The most debatable and subjective analysis is the Liner Shipping Connectivity Index, which marries ease of trade lanes, ownership of vessels, regulations and connections with the rest of the world. Sourced from two commercial publications, Lloyds List Intelligence and Containerisation International, this puts China at the top with 157 (base year was 2004 and China seems to have been the base point reference of 100 that year), while the US scores 92, the UK 87 and Canada 37.

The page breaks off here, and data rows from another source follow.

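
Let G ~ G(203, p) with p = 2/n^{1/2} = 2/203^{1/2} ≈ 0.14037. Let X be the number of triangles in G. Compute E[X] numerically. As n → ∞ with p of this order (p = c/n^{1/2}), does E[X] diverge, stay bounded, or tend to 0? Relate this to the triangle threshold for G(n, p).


Number of potential triangles: C(203, 3) = 1373701.
Each occurs with probability p³ ≈ (0.14037)³ ≈ 2.7659602e-03.
By linearity: E[X] = C(203, 3)·p³ ≈ 1373701 · 2.7659602e-03 ≈ 3799.60232.
Since α = 1/2 < 1, p = c/n^{1/2} ≫ 1/n is above the triangle threshold p ~ 1/n. Asymptotically E[X] ~ (c³/6)·n^{3(1−α)} = (2³/6)·n^{1.5} → ∞; triangles are abundant w.h.p.

E[X] ≈ 3799.60232; in regime p = Θ(1/n^{1/2}) E[X] diverges (above the triangle threshold p ~ 1/n).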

Reliance on commercial and general news outlets is the biggest weakness of the review. Information that is readily available from government and regional authorities is instead taken from non-specialist sources. (The suspicion that is hard to deny is that the chief researchers for the review decided what topics they wanted to cover and turned the work over to juniors, who sat back and trawled the web). One of the most ludicrous examples is the APM Terminals offer to take over Virginia’s terminals earlier this year. The review notes that the Carlyle group withdrew its counter-bid, citing a local newspaper as the source. Equaling this is a news website in the Cayman Islands as the source for information on a project in Ghana!
One section that has serious in-house analysis is on legal (including international conventions), regulatory and environmental control issues. This is essential reading for denizens of those worlds.